But sometimes Crawford isn’t so good with the sales pitch. Like here.

And, well, in yesterday’s Washington Post. That paper took Sunday to go into feature mode on the rather tenuous ties between the right-now-freaking-out Officer James Haskel, Haskel’s precious minibike, and Haskel’s 14-year-old victim DeOnté Rawlings. So what’s Crawford’s connection? Haskel lived in the real-estate mogul and Barry superfriend’s gated community known as the Walter E. Washington Estates.

The Post writes of Crawford’s tribute to D.C.’s first mayor under home rule: “Encouraging people to unite as one community, ignoring an economic divide, was what H.R. Crawford, a former D.C. Council member, had in mind when he developed the gated community.”

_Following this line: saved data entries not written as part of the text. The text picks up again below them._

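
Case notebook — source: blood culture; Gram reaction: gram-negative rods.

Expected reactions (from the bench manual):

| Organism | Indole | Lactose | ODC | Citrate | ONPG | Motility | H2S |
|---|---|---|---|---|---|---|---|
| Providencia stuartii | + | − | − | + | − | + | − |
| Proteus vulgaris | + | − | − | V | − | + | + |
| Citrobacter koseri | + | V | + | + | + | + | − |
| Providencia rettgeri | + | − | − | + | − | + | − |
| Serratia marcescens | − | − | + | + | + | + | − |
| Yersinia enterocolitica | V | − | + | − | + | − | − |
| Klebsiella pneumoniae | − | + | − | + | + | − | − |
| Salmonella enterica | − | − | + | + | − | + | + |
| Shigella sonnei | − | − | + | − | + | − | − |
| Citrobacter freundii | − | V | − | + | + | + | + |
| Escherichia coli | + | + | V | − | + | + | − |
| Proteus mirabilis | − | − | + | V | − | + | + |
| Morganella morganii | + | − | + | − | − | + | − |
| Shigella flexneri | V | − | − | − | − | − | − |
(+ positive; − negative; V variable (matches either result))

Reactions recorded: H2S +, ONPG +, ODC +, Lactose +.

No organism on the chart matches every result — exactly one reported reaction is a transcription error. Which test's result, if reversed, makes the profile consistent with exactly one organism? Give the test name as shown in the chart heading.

ODC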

Crawford told the Post: “The whole point was to bring stability to the neighborhood by attracting police officers and schoolteachers.”

All of what Crawford says may be true. But c’mon, he built a gated community that has zero connection to the surrounding neighborhoods, the same neighborhoods where Rawlings lived. So what if schoolteachers and cops break bread and watch American Idol in Crawford’s compound. They lived inside a fortress.

If Crawford wanted to be a uniter, he wouldn’t have put up the gates.